History, of course, proved everyone wrong and now, three decades later, we have an ever-growing sprawling shelter system, which warehouses nearly 60,000 people every night, with little available in the way of housing and other resources to help the increasing number finally find a way out.  And as the DOI starkly reports, they’re trapped in places that are just intolerable, with families and young children living in conditions that jeopardize their health and safety.

While we should certainly applaud the de Blasio administration for initiating the probe conducted by the DOI, hopefully they’ll use the report as the impetus to do more than try to fix an already irreparably broken system, for which we have the pleasure of paying over $1 billion dollars every year. Promises of greater oversight of those organizations providing shelter should give us little solace.

I’m sure we’ll hear, in response to the report, a hue and cry from shelter providers that they’ve been underfunded. That claim, however, is just no excuse for allowing those New Yorkers, desperately seeking shelter as the last refuge from the street, to live in such inhumane circumstances.

As a start, I say revoke the contracts of these shelter providers (and stop doing business with those without one) and find organizations that truly appreciate the moral imperative of caring for the people they shelter, instead of using our City’s shelter program as an avenue for amassing government contracts for the purpose of growing and financially sustaining their organizations.

Indeed, shelter providers, many of whom are non-profits that gobble up City contracts to run shelters, have become a significant bloc in supporting our continued dependence on shelter. And it’s all terribly insidious, with organizations couching their interests in outmoded social services theory to perpetuate the belief that shelter is necessary because homeless people are not supposedly “housing ready”.

But housing, and not shelter, is the critical first step to solving the problem; the place where all other positive outcomes can flow. Indeed, the research literature in the field has conclusively shown that housing is central, even for those who are struggling with significant mental health issues or drug and alcohol use.

So the revocation of contracts should just be thought of as a first step in dealing with the immediate, most pressing problem. Ultimately, we need a complete shift in approach and make this massive shelter system obsolete, in the long-term, by putting our energy in homelessness prevention, with housing affordability and economic stability the key indicators of success. In the end, it is so much more preferable to allocate our dollars to create neighborhood-based support systems that help stabilize a family in housing rather than spend $36,000 a year to shelter an already evicted family. And for every family that isn’t uprooted, every child who remains in her own school, every senior citizen who can stay in her home of 40 years, that’s a tremendous victory.

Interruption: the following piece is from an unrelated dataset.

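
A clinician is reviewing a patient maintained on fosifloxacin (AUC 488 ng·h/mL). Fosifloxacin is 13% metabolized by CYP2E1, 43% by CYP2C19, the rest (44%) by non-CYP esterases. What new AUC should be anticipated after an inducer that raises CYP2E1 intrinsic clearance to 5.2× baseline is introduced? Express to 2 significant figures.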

And this paradigm shift shouldn’t be thought of as heretical to the right to shelter. No matter how crucial it may be in protecting New Yorkers from the rigors of the street, that right could never have been intended as a substitute for housing, as it has now become over time. So while there’ll surely be an ongoing need for some level of shelters to deal with those truly short-term emergency situations, it simply can’t predominate our efforts as it does today. The cost to the public fisc is too astronomical, with little results. The human cost is just incalculable.